Religiosos de matriz africana deram um banho de cheiro no local e depois
receberam dezenas de capoeiristas para um café da manhã. Reunidos em um cortejo
sagrado, levaram uma coroa de flores amarelas e brancas até a estátua de Zumbi.
A reverência ao herói nacional vinha de todos os lados. “Eu
não poderia ser uma pessoa resistente se não existisse Zumbi dos Palmares. Toda
gente negra brasileira tem nele aquele marco da resistência contra a
discriminação e a segregação”, destacou o presidente da Fundação Cultural
Palmares, Hilton Cobra.
Para a religiosa Cintia Santana, Zumbi começou a reconstruir
a autoestima negra, perdida na travessia dos navios negreiros abarrotados de
africanos escravizados. “O Zumbi, para nós que somos negros, foi uma quebra
para sabermos hoje que temos identidade. Nós somos o que somos porque pessoas
como ele lutaram pela nossa identidade, pela nossa cor, pela nossa raça”, diz.
“Chegamos aqui no
Brasil forçados e começamos a trabalhar para os engenhos. Não
tínhamos valor e ele mostrou que o negro tem valor.”
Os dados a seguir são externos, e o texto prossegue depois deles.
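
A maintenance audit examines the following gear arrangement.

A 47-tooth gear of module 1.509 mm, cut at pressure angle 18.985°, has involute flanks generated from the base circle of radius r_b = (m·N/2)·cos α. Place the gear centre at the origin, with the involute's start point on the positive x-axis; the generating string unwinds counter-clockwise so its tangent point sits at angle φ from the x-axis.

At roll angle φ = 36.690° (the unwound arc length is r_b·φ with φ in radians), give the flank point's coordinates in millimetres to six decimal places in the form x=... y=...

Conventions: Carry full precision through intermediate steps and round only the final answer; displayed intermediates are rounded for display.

x=39.718822 y=2.816475

class = single-mesh tooth geometry [base-circle involute, m = 1.509, 47T]
pitch radius r_p = m·N/2 = 1.509·47/2 = 35.461500
base radius r_b = r_p·cos α = 35.461500·cos 18.985° = 33.532528
roll angle φ = 36.690° = 0.64036130 rad
x = r_b·(cos φ + φ·sin φ) = 39.718822
y = r_b·(sin φ − φ·cos φ) = 2.816475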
O mestre de capoieira Juscenildo Barreto da Silva, conhecido
como mestre Veneno, aproveitou o dia fazer o que sabe. Na roda, entre um golpe
e outro, deu seu depoimento: “o rei Zumbi é praticamente o nosso advogado, que
lutou pela gente e morreu pela gente. Isso é muito importante para nós
capoeiristas. Todos os dias, nas nossas escolas de capoeira, nas nossas
vivências, a gente fala no rei Zumbi".
Foi no dia 20 de novembro de 1695 que morreu Zumbi, herói
nacional perseguido por tropas do governo por lutar pela liberdade dos negros escravizados,
trazidos da África para o Brasil. O Quilombo dos Palmares é um símbolo
histórico dessa luta. Com mais de 200 quilômetros de extensão, ocupou uma área
que ia de Pernambuco a Alagoas. Ali, negros e negras que não suportavam as
regras da chibata se refugiaram desde o fim do século 16. Os historiadores
acreditam que o Quilombo dos Palmares durou mais de um século.
A história desse local um tanto místico, um tanto símbolo de
resistência não é totalmente clara. O pouco que se sabe foi contado na versão
dos colonizadores. O pesquisador da Universidade Federal de Alagoas, Zezito de
Araújo, explica que a imagem de Zumbi como herói é uma construção recente.
“Zumbi tem vários momentos no escrever da história brasileira. Primeiro ele não
existia. Quando ele começou a existir, ele passou a ser considerado um suicida.
Com isso, você descaracteriza esse grande herói que ele é, porque o
desqualifica como tal”, reforça.
A partir da década de 1970, em consequência da militância do
movimento negro, Zumbi passou a ter uma nova conotação: ele se tornou um herói,
um guerreiro que liderou a revolta dos quilombolas. Para a professora Clara
Suassuna, diretora do Núcleo de Estudos Afro-brasileiros da Universidade
Federal de Alagoas, a simbologia do herói Zumbi é muito forte.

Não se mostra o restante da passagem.